Osaily, miembro de la llamada Tercera Vía palestina, el partido minoritario creado en torno al primer ministro, Salam Fayyad, cree que la única solución pasa por concentrarse en el desarrollo tecnológico y en el sector servicios. Como le explicó al ex primer ministro británico Tony Blair, enviado especial a Oriente Próximo de la comunidad internacional, su idea es montar zonas francas en Hebrón que atraigan a los inversores extranjeros y que sean capaces de competir con la producción china, gracias a los acuerdos de exención fiscal que la autoridad palestina mantiene con Estados Unidos y la Unión Europea. «Pero todo esto sólo será posible si mejora la libertad de movimiento de los palestinos», sostiene en su flamante despacho del Ayuntamiento.

En las oficinas de la Cámara de Comercio de Hebrón, su director, Maher Haimuni, cuenta que a pesar de que el desembarco de importaciones chinas «ha destrozado nuestra economía», unos pocos, los más avispados, han sabido sacar partido a la nueva realidad y se han subido al carro de las importaciones. Son cientos los hebronitas que viajan regularmente a la provincia china de Guangdong para hacer negocios y comprar las mercancías.

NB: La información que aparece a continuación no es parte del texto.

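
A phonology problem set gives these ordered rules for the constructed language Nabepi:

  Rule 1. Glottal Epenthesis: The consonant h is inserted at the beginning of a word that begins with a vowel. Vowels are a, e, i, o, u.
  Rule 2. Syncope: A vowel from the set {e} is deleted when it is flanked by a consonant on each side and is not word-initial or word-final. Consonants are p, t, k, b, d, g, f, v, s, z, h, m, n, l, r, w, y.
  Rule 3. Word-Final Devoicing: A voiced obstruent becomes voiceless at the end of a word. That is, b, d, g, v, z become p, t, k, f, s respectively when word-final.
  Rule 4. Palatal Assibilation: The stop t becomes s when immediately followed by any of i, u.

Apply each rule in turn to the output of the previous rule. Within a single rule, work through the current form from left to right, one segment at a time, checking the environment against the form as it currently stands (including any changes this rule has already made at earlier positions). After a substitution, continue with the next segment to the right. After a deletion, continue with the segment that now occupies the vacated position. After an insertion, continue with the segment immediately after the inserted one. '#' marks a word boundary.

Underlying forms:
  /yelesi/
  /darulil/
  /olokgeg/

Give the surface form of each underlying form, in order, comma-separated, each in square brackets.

/yelesi/:
  Rule 1 Glottal Epenthesis: no change — [yelesi]
  Rule 2 Syncope: [yelesi] → [ylsi]
  Rule 3 Word-Final Devoicing: no change — [ylsi]
  Rule 4 Palatal Assibilation: no change — [ylsi]
/darulil/:
  Rule 1 Glottal Epenthesis: no change — [darulil]
  Rule 2 Syncope: no change — [darulil]
  Rule 3 Word-Final Devoicing: no change — [darulil]
  Rule 4 Palatal Assibilation: no change — [darulil]
/olokgeg/:
  Rule 1 Glottal Epenthesis: [olokgeg] → [holokgeg]
  Rule 2 Syncope: [holokgeg] → [holokgg]
  Rule 3 Word-Final Devoicing: [holokgg] → [holokgk]
  Rule 4 Palatal Assibilation: no change — [holokgk]

[ylsi], [darulil], [holokgk]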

Cuenta Haimuni que el cónsul chino de Ramala se desplaza hasta Hebrón donde firma cientos de visados de un tirón. Algunos de los empresarios palestinos acaban por quedarse a vivir en China y otros, aunque ya casados, aprovechan los viajes de negocios para contraer matrimonio con mujeres chinas, haciendo uso de la poligamia que les permite el islam. Los cotilleos que rodean las bodas de los hebronitas con las chinas recorren los territorios palestinos como la pólvora.

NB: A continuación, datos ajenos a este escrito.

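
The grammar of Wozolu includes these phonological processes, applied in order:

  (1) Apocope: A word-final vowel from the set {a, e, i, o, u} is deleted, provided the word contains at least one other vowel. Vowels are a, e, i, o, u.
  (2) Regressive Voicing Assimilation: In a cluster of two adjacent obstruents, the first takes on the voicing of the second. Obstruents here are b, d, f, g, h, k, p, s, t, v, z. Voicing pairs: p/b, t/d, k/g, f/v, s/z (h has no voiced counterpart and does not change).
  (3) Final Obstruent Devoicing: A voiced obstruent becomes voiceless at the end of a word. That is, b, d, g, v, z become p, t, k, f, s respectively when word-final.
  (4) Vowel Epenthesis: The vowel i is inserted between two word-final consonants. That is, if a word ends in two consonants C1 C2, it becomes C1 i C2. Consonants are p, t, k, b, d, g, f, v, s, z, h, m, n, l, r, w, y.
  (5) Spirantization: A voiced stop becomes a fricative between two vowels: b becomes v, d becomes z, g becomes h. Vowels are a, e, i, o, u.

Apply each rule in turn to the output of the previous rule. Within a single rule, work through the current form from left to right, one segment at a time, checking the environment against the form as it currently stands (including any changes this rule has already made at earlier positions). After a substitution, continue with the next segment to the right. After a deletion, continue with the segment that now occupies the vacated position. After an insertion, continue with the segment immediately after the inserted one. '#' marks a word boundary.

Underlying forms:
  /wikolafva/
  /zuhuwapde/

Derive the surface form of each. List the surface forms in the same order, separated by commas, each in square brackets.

[wikolavif], [zuhuwavit]

/wikolafva/:
  (1) Apocope: [wikolafva] → [wikolafv]
  (2) Regressive Voicing Assimilation: [wikolafv] → [wikolavv]
  (3) Final Obstruent Devoicing: [wikolavv] → [wikolavf]
  (4) Vowel Epenthesis: [wikolavf] → [wikolavif]
  (5) Spirantization: no change — [wikolavif]
/zuhuwapde/:
  (1) Apocope: [zuhuwapde] → [zuhuwapd]
  (2) Regressive Voicing Assimilation: [zuhuwapd] → [zuhuwabd]
  (3) Final Obstruent Devoicing: [zuhuwabd] → [zuhuwabt]
  (4) Vowel Epenthesis: [zuhuwabt] → [zuhuwabit]
  (5) Spirantization: [zuhuwabit] → [zuhuwavit]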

Hamed Shawar asegura que él no tiene otra mujer en China a pesar de que fue de los primeros en aventurarse en el mercado asiático y de que cada dos meses viaja a Asia para controlar la marcha de sus negocios. Hoy regenta un próspero comercio de lencería en el que las importaciones han ido sustituyendo progresivamente a la producción local. «Fue muy triste la decisión de dejar de producir aquí. Teníamos 30 trabajadores y ahora sólo quedan 10, que ni siquiera me hacen falta. Prefiero a los chinos. Los echaría a la calle si no fuera por sus familias», admite sin remilgos en su céntrica tienda en Hebrón, rodeado de sujetadores y camisones al gusto palestino, pero eso sí, made in China.